To the Gore forces, as part of the ruling-class establishment, the prospect of opening up a struggle against racism was worse than the prospect of losing the election.

It is pure hypocrisy for the Bush forces to talk about "equal protection under the law" when this racist governor of Texas has sent people to death whose lawyers slept through their trials; who executed Shaka Sankofa (Gary Graham), whose innocence was virtually proven on television and in the print media; and whose brother outlawed affirmative action in Florida.

Nor did Clinton and Gore care much for the "due process" or "equal protection under the law" of millions of women and children, the majority African American and Latina, who were driven off welfare while hundreds of billions of dollars were doled out in corporate welfare to the rich. And the hundreds of thousands of African American youths rounded up under Clinton and Gore's so-called "war on drugs" got racial profiling instead of "due process."

Capitalist institutions

This entire process should show that the elections and the law are both capitalist institutions that can be manipulated at will by the big-business candidates. They are both saturated with lies and hypocrisy meant to deceive the masses.

To be sure, reactionary Bush stole the election. But he stole the election from slightly less reactionary Gore, who is also an enemy of the workers and oppressed. He stole the vote by the massive disqualification of mainly African American voters in Florida. And there is justifiable rage and discontent over this racist disenfranchisement, not just in Florida but all across the country; and not just in the Black community but in the entire progressive and revolutionary movement. There can be absolutely no tolerance for racist discrimination at the polls.

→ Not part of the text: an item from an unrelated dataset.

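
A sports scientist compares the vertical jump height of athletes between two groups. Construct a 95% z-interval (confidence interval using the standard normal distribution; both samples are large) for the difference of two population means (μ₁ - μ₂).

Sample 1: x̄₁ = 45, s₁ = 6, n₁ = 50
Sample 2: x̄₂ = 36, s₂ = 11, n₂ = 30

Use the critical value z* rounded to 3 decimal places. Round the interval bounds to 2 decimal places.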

But it must also be clear that Bush and Gore were fighting over votes that each could use for the purpose of becoming the oppressor of the people for four years. Both have a proven track record on that score and both belong to parties under the domination of big business which have been enforcing exploitation, racism and war for well over a century.

In the coming period, the only road to progress will be to open up a militant mass struggle against the Bush administration, while retaining complete independence and following a program that is irreconcilably opposed to the Democratic Party leadership. This leadership has dramatically shown its fundamental subservience to the racist ruling class, not only in the last eight years, but also in the past weeks of this post-election struggle.